Williams shared that they also looked at estrogen-positive cancers and saw that patients with ILC tended to have their disease return. Patients also had a decreased overall survival rate as compared to patients with ER-positive breast cancer.

 

"I think this is because women who have breast cancer don't always have cancer present itself as a mass. One of the hallmarks of breast cancer is that it loses its anchoring protein, so the cancer cells don't bond with the surrounding cells and tend to grow more in lines," Williams explained. "So oftentimes, these cancers are diagnosed at a later stage, and we're also seeing in surgery that they're found to be larger and have more lymph nodes involved than what we saw on the initial imaging."

 

From this study, Williams emphasized that a major takeaway was that invasive lobular breast cancer is a different subtype or disease entity than invasive ductal cancer.
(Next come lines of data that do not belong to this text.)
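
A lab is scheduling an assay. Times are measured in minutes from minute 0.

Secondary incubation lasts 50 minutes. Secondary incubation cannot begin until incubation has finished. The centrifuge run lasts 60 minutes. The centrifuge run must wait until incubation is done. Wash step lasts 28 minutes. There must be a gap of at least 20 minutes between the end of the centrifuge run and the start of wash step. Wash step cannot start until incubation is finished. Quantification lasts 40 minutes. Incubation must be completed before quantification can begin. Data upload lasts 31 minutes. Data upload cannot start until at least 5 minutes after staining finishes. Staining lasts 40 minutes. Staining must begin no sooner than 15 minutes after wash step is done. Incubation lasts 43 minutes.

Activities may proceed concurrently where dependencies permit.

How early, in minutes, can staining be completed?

206

Incubation has no prerequisites, so it starts at minute 0 and finishes at minute 43.
After incubation (finishes minute 43), the centrifuge run can start at minute 43 and finishes at minute 103.
Wash step cannot start until the centrifuge run (finishes minute 103, plus 20-minute gap → minute 123); incubation (finishes minute 43). The controlling bound is minute 123, so wash step finishes at 123 + 28 = minute 151.
Staining cannot begin until wash step (finishes minute 151, plus 15-minute gap → minute 166). It runs from minute 166 to 166 + 40 = minute 206.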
Although they are treated similarly with surgery and chemotherapy, and if they're deemed to be high-risk enough [for] endocrine therapy, there's a definite need for individualized therapies for patients with ILC. Better tools are needed to identify which patients may benefit from chemotherapy.

 

While Oesterreich confirmed that treatment options for ILC and IDC do not differ, she said there might be some changes in the management of patients, in that physicians start to consider the increase in late recurrences, unique sites of metastases, and challenges with imaging in their decision-making. She explained that more research in ILC imaging and biomarker development is needed to come to any additional conclusions.

 

"Increased research efforts and increased patient advocacy for ILC over the last 5-10 years have resulted in more research in ILC," Oesterreich said. "Things are definitely moving in the right direction. But we need to do more as the goal is to have personalized treatment for the different histological subtypes, and we need to identify treatments targeted at the unique behavior of the tumors."

 

"We need to do more molecular characterization of the tumors because we know that ILC cancers have a specific genomic profile compared to invasive ductal cancers. We can use that information to tailor clinical trials," Williams said.

 

Additionally, Williams shared that from a treatment standpoint, she believes researchers need to start designing trials looking at invasive ductal cancer and ILC. She also believes there exists a need to develop better screening tools for women with ILC.

 

According to Oesterreich, questions still need answering. What could be causing them to hibernate somewhere in the body until they are reawakened? Why are more tumors coming back later for patients with ILC?

 

Lindsey Nolen is a contributing writer.